Leitsatz
- Eine Einrichtung, die in einem fischverarbeitenden Betrieb sowohl dem Verkauf im Betrieb verarbeiteter Produkte als auch nicht wesentlich veränderter Handelsware an private Haushalte dient, ist investitionszulagenbegünstigt, wenn der Einsatz für den Verkauf der verarbeiteten Produkte überwiegt.

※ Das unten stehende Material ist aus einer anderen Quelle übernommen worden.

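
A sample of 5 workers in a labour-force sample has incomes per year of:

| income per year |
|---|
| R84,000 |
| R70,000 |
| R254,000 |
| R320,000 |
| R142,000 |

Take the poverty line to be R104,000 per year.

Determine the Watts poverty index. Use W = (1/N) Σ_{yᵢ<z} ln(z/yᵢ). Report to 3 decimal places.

Below z: R70,000, R84,000 (q = 2 of N = 5).
Log gaps: ln(104000/70000) = 0.3959; ln(104000/84000) = 0.2136.
W = 0.609470 / 5 = 0.122.

0.122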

- Von der Investitionszulage ausgeschlossener Einzelhandel im Fischerei- und Aquakultursektor ist die Beschaffung von Gütern durch Marktteilnehmer und deren Veräußerung ohne wesentliche Veränderung an private Haushalte.
Sachverhalt
Die Investorin veräußert Fische und Fischereierzeugnisse mit Hilfe eines Verkaufsmobils. Die bezogene Ware wird teils zu Räucher- und Bratfischen verarbeitet, teils lediglich gewaschen und portioniert. Das Finanzamt war der Auffassung, die Anschaffung des Verkaufsmobils sei nicht zulagenbegünstigt, da es für die Abgabe an den Endverbraucher eingesetzt werde. Dabei handele es sich um von der Begünstigung ausgenommenen Einzelhandel.
Entscheidung
Der Fischerei- und Aquakultursektor gehört nach Anlage 1 zu § 2 Abs. 1 Satz 3 InvZulG 1999 zu den Sensiblen Sektoren. Die Begünstigung richtet sich nach den in Nr. 6 der Anlage genannten Leitlinien der EU-Kommission. Diese verweisen auf eine EG-Verordnung, die wiederum auf einen Anhang III dazu verweist. Nach Nr. 2.4 dieses Anhangs sind Investitionen für die Verarbeitung und Vermarktung von Fischereierzeugnissen begünstigt, nicht aber Investitionen für den Einzelhandel.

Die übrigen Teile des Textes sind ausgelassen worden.